The Female Anti-Poaching Teams Protecting Africa’s WildlifeMay 1, 2020
Encounters with iconic African species—like elephants, rhinos, lions, and mountain gorillas—are easily among the most cherished experiences safari travellers can have. Sadly, though, in recent decades illegal poaching has put these magnificent creatures at greater risk than ever before. The World Wildlife Fund estimates, for example, that more than 10,000 African elephants and nearly 1,000 white and black rhinos are lost to the poaching trade each year.
But African legislators and conservationists have also been stepping up measures to protect these exquisite animals. Among the most recent, and encouraging, of these measures, has been the formation of all-female anti-poaching units, whose members come from indigenous tribes local to the species’ home habitats. These groups, which operate in game management areas that serve as buffer zones around large national parks, are making a critical difference in preserving precious African species. But these wildlife warriors are also—just as importantly— modelling leadership and providing inspiration to others in their communities.
Team Lioness, Kenya
In 2019, this newly formed group of eight women joined a larger, all-male anti-poaching unit that patrols traditional Maasai land that surrounds Amboseli National Park. The Olgulului-Ololarashi Group Ranch, a 475-square-mile region that wraps around Amboseli in a horseshoe shape, is one of the most densely biodiverse areas in the country; lions, leopards, cheetahs, giraffes, zebra, vervet monkeys, and dozens of other species make their homes here. The territory is also essential for elephant migration, since every elephant moving in or out of the national park travels through it. The young members of Team Lioness, all of whom were chosen for their physical and academic accomplishments, work alongside their male counterparts to patrol the region and apprehend poachers. Since Maasai women are traditionally relegated to domestic chores and child-rearing, the unit members are the first in the history of their families to have secured employment.

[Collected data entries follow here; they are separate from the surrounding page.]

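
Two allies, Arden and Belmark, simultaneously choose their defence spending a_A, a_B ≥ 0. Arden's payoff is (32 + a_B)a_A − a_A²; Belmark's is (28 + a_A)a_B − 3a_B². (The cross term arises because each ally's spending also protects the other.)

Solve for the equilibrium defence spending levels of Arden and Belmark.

Expanding Arden's payoff: 32a_A + a_Ba_A − a_A².
∂π/∂a_A = 32 + a_B − 2a_A = 0, so a_A = 16 + 0.5a_B.
Likewise for Belmark: a_B = 14/3 + (1/6)a_A.
Solving the two reaction functions simultaneously: (1 − (0.5)(1/6))a_A = 16 + 0.5·(14/3), so (11/12)a_A = 55/3 and a_A = 20.
Then a_B = 14/3 + (1/6)·20 = 8.

20, 8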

Black Mambas, South Africa
The first of Africa’s all-female anti-poaching units, the Black Mambas were founded in 2013 to protect the Balule Nature Reserve, a 155-square-mile private wildlife reserve on the western boundary of Kruger National Park. Along with hundreds of other species, such as lions, elephants, and pangolins, Kruger is home to the largest concentration of rhino on the continent (and the planet)—an estimated 8,000 animals, including critically endangered black rhinos. The 36 Black Mambas, all young women from surrounding tribal communities, typically patrol the preserve on foot, sometimes walking more than a dozen miles a day, checking for disruptions along the perimeter fence and removing illegal snares laid by poachers. Since the formation of their group, the Black Mambas have seen a 63 percent drop in the number of poaching incidents in their patrol areas. As well as ensuring the survival of rhinos and other wildlife, the unit has mounted a series of educational programs run in village schools around the Kruger region, which teach the tenets of environmental stewardship to local children.
Formed in 2017 by a former military expat from Australia, the cadre called Akashinga (“the brave ones” in the local Shona dialect) has much in common with Africa’s other all-female anti-poaching units. The women who make up its ranks are young and have gone through rigorous tests of strength and endurance to land their spots on the team. They’ve been trained to identify and intercept illegal poaching activity throughout their patrol area—in this case, Phundundu Wildlife Park, a 115-square-mile former trophy-hunting area of set south of Lower Zambezi National Park. And their efforts go a long way toward protecting the region’s wild denizens—in particular its estimated population of 11,000 elephants. But there’s a notable difference between other all-women anti-poaching teams and this one: The approximately 36 members of Akashinga are some of the only female rangers on the continent who are armed. The use of firearms allows the Akashinga to arrest poachers (and protect themselves from dangerous wildlife encounters); however, the team’s founder, Damien Mander, insists that the most crucial role the women play is in helping cultivate a conservation-minded culture in their home communities.
“There’s a saying in Africa,” Mander told the BBC. ‘If you educate a man, you educate an individual, but if you educate a woman, you educate a nation’.”